Length of curves in curved space via metrics

differential-geometryriemannian-geometry

If we have a curve in the plane, we calculate the length as

$\int_{a}^{b} \mid f^{'}(t) \mid dt$

to generalize this to the setting of an arbitrary manifold we define the metric tensor $g$ and the above formula turns into

$\int_{a}^{b} \sqrt{ g(\dot{\gamma},\dot{\gamma})} dt$

for a curve $\gamma$ on a manifold.

I am trying to get the idea behind this generalization and started to look at the Pythagorean theorem. In the first,"flat space" case we calculate the length of the tangent via the $dx^{2} + dy^{2}$ and these direction contribute equally. But when the space is curved as say a surface in $\mathbb{R}^3$ then I assume that these get weighted in some sense. I.e there is a new way of calculating the length of the tangent.

I have hard time seeing and understanding this geometrically. Hence I ask,

Is the above intuition the correct way to understand the idea of a Riemann metric?

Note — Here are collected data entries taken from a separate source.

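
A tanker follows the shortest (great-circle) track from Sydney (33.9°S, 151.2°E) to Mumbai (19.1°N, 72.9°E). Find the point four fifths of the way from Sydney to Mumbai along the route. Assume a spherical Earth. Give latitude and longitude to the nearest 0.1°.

From cos δ = sin φ₁ sin φ₂ + cos φ₁ cos φ₂ cos Δλ, the central angle is δ ≈ 1.594 rad (91.3°).
Interpolate at f = 4/5 with slerp weights a = sin((1−f)δ)/sin δ ≈ 0.314, b = sin(fδ)/sin δ ≈ 0.957.
p = a·p₁ + b·p₂ ≈ (0.038, 0.990, 0.138); φ = arcsin(p_z) ≈ 7.95°, λ = atan2(p_y, p_x) ≈ 87.81°.

≈ 7.9°N, 87.8°E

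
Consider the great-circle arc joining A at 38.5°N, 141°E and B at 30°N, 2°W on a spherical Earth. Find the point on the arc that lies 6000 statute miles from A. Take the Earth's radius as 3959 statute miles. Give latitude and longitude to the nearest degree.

From cos δ = sin φ₁ sin φ₂ + cos φ₁ cos φ₂ cos Δλ, the central angle is δ ≈ 1.803 rad (103.3°). The total great-circle distance is δ·R ≈ 1.803 × 3959 ≈ 7138 mi, so the target fraction is f = 6000/7138 ≈ 0.841.
Interpolate at f ≈ 0.841 with slerp weights a = sin((1−f)δ)/sin δ ≈ 0.291, b = sin(fδ)/sin δ ≈ 1.026.
p = a·p₁ + b·p₂ ≈ (0.711, 0.112, 0.694); φ = arcsin(p_z) ≈ 43.97°, λ = atan2(p_y, p_x) ≈ 8.99°.

≈ 44°N, 9°E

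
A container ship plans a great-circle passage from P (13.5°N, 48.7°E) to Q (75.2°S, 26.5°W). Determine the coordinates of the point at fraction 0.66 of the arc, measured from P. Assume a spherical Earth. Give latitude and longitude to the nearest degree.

≈ (50°S, 28°E)

Write both endpoints as unit vectors p₁, p₂ with components (cos φ cos λ, cos φ sin λ, sin φ).
The central angle between the endpoints is δ = arccos(p₁·p₂) ≈ 1.734 rad (99.3°).
Interpolate at f = 0.66 with slerp weights a = sin((1−f)δ)/sin δ ≈ 0.563, b = sin(fδ)/sin δ ≈ 0.923.
p = a·p₁ + b·p₂ ≈ (0.572, 0.306, -0.761); φ = arcsin(p_z) ≈ -49.51°, λ = atan2(p_y, p_x) ≈ 28.16°.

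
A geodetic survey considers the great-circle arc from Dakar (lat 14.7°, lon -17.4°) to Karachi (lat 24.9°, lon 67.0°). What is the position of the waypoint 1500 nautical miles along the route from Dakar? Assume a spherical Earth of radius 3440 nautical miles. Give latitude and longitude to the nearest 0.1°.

Write both endpoints as unit vectors p₁, p₂ with components (cos φ cos λ, cos φ sin λ, sin φ).
The central angle between the endpoints is δ = arccos(p₁·p₂) ≈ 1.377 rad (78.9°). The total great-circle distance is δ·R ≈ 1.377 × 3440 ≈ 4737 nmi, so the target fraction is f = 1500/4737 ≈ 0.317.
Interpolate at f ≈ 0.317 with slerp weights a = sin((1−f)δ)/sin δ ≈ 0.824, b = sin(fδ)/sin δ ≈ 0.430.
p = a·p₁ + b·p₂ ≈ (0.913, 0.121, 0.390); φ = arcsin(p_z) ≈ 22.97°, λ = atan2(p_y, p_x) ≈ 7.56°.

≈ lat 23.0°, lon 7.6°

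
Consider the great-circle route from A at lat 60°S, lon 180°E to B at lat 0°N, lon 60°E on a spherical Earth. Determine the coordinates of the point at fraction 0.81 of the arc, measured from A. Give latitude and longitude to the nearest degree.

From cos δ = sin φ₁ sin φ₂ + cos φ₁ cos φ₂ cos Δλ, the central angle is δ ≈ 1.823 rad (104.5°).
Interpolate at f = 0.81 with slerp weights a = sin((1−f)δ)/sin δ ≈ 0.351, b = sin(fδ)/sin δ ≈ 1.028.
p = a·p₁ + b·p₂ ≈ (0.339, 0.890, -0.304); φ = arcsin(p_z) ≈ -17.68°, λ = atan2(p_y, p_x) ≈ 69.17°.

≈ lat 18°S, lon 69°E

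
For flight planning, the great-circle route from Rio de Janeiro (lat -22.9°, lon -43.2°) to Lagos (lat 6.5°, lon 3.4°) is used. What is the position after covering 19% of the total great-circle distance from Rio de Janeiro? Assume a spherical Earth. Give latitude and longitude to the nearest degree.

≈ lat -18°, lon -34°

Write both endpoints as unit vectors p₁, p₂ with components (cos φ cos λ, cos φ sin λ, sin φ).
The central angle between the endpoints is δ = arccos(p₁·p₂) ≈ 0.946 rad (54.2°).
Interpolate at f = 0.19 with slerp weights a = sin((1−f)δ)/sin δ ≈ 0.855, b = sin(fδ)/sin δ ≈ 0.220.
p = a·p₁ + b·p₂ ≈ (0.793, -0.526, -0.308); φ = arcsin(p_z) ≈ -17.92°, λ = atan2(p_y, p_x) ≈ -33.57°.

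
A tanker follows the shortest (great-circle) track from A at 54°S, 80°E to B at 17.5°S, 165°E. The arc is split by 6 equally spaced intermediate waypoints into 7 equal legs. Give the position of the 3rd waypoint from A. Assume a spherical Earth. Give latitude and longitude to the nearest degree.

≈ 47°S, 129°E

From cos δ = sin φ₁ sin φ₂ + cos φ₁ cos φ₂ cos Δλ, the central angle is δ ≈ 1.274 rad (73.0°).
Interpolate at f = 3/7 with slerp weights a = sin((1−f)δ)/sin δ ≈ 0.696, b = sin(fδ)/sin δ ≈ 0.543.
p = a·p₁ + b·p₂ ≈ (-0.429, 0.537, -0.726); φ = arcsin(p_z) ≈ -46.58°, λ = atan2(p_y, p_x) ≈ 128.65°.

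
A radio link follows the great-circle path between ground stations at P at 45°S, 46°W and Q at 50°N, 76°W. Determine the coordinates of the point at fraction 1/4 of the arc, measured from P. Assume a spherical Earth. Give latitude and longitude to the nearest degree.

Convert each endpoint to a unit vector on the sphere (x = cos φ cos λ, y = cos φ sin λ, z = sin φ).
The central angle between the endpoints is δ = arccos(p₁·p₂) ≈ 1.719 rad (98.5°).
Interpolate at f = 1/4 with slerp weights a = sin((1−f)δ)/sin δ ≈ 0.971, b = sin(fδ)/sin δ ≈ 0.421.
p = a·p₁ + b·p₂ ≈ (0.543, -0.757, -0.364); φ = arcsin(p_z) ≈ -21.35°, λ = atan2(p_y, p_x) ≈ -54.36°.

≈ 21°S, 54°W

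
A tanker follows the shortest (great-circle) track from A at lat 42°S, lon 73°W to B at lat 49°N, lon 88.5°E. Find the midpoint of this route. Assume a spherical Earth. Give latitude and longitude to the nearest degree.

≈ lat 20°N, lon 13°W

Write both endpoints as unit vectors p₁, p₂ with components (cos φ cos λ, cos φ sin λ, sin φ).
The central angle between the endpoints is δ = arccos(p₁·p₂) ≈ 2.885 rad (165.3°).
Interpolate at f = 1/2 with slerp weights a = sin((1−f)δ)/sin δ ≈ 3.913, b = sin(fδ)/sin δ ≈ 3.913.
p = a·p₁ + b·p₂ ≈ (0.917, -0.215, 0.335); φ = arcsin(p_z) ≈ 19.57°, λ = atan2(p_y, p_x) ≈ -13.17°.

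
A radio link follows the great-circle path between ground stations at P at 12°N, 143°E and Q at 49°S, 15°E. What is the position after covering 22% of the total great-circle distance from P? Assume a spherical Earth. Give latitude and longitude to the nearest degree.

Convert each endpoint to a unit vector on the sphere (x = cos φ cos λ, y = cos φ sin λ, z = sin φ).
The central angle between the endpoints is δ = arccos(p₁·p₂) ≈ 2.156 rad (123.5°).
Interpolate at f = 0.22 with slerp weights a = sin((1−f)δ)/sin δ ≈ 1.192, b = sin(fδ)/sin δ ≈ 0.548.
p = a·p₁ + b·p₂ ≈ (-0.584, 0.795, -0.165); φ = arcsin(p_z) ≈ -9.53°, λ = atan2(p_y, p_x) ≈ 126.32°.

≈ 10°S, 126°E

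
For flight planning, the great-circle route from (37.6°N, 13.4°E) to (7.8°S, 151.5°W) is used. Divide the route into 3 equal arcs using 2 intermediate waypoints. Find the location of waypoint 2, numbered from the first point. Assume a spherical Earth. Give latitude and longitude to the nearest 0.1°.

≈ (37.1°N, 130.3°W)

Write both endpoints as unit vectors p₁, p₂ with components (cos φ cos λ, cos φ sin λ, sin φ).
The central angle between the endpoints is δ = arccos(p₁·p₂) ≈ 2.569 rad (147.2°).
Interpolate at f = 2/3 with slerp weights a = sin((1−f)δ)/sin δ ≈ 1.395, b = sin(fδ)/sin δ ≈ 1.828.
p = a·p₁ + b·p₂ ≈ (-0.516, -0.608, 0.603); φ = arcsin(p_z) ≈ 37.09°, λ = atan2(p_y, p_x) ≈ -130.34°.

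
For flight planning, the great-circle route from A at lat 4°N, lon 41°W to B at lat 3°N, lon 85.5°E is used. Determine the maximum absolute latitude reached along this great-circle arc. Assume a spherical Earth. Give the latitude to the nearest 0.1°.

≈ 7.8°N

The great circle lies in the plane with unit normal n̂ = (p₁ × p₂)/|p₁ × p₂|.
Here n̂_z ≈ +0.991; the vertex latitude is φ_max = arccos|n̂_z| ≈ 7.8°.
Check via Clairaut: cos φ_max = |cos φ₁| · sin C = cos(4.0°)·sin(83.3°) ≈ 0.991, again giving ≈ 7.8°.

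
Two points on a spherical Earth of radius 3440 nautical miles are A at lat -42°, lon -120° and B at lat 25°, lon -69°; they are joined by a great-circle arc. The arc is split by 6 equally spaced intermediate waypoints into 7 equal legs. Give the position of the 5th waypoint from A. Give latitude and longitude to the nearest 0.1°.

≈ lat 5.5°, lon -82.5°

Write both endpoints as unit vectors p₁, p₂ with components (cos φ cos λ, cos φ sin λ, sin φ).
The central angle between the endpoints is δ = arccos(p₁·p₂) ≈ 1.429 rad (81.9°).
Interpolate at f = 5/7 with slerp weights a = sin((1−f)δ)/sin δ ≈ 0.401, b = sin(fδ)/sin δ ≈ 0.861.
p = a·p₁ + b·p₂ ≈ (0.131, -0.987, 0.096); φ = arcsin(p_z) ≈ 5.48°, λ = atan2(p_y, p_x) ≈ -82.46°.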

And if so, how do I view this geometrically to make sense, for example if I have a surface in $\mathbb{R}^3$

In other words is there a way to actually see why the measure of tangent vectors change in the surface and how this is relating the the bending of the surface.

Best Answer

I do not think this is the right idea. On a surface inside $\mathbb R^3$, the line element still is $$ds^2=dx^2+dy^2+dz^2.$$

You see different formulas when you introduce local coordinates on the surface. For example, consider the paraboloid of equation $z=x^2+y^2$. Then, $dz=2xdx+2ydy$ and so $$ dz^2=4x^2dx^2+ 4y^2dy^2 + 4xy(dxdy+dydx).$$ Therefore, the line element on the paraboloid is $$\tag{1} ds^2=(4x^2+1)dx^2 + (4y^2+1)dy^2 + 4xy(dxdy+dydx).$$

In Riemannian geometry, they take this kind of reasoning one step further. A manifold is given as an abstract object, that needs not be included in $\mathbb R^3$ or in $\mathbb R^n$. Which implies that there is no $dx^2+dy^2+dz^2$ anymore. You have to specify an expression such as (1), which in modern terminology takes the name of metric tensor; you do not compute it, like we just did here.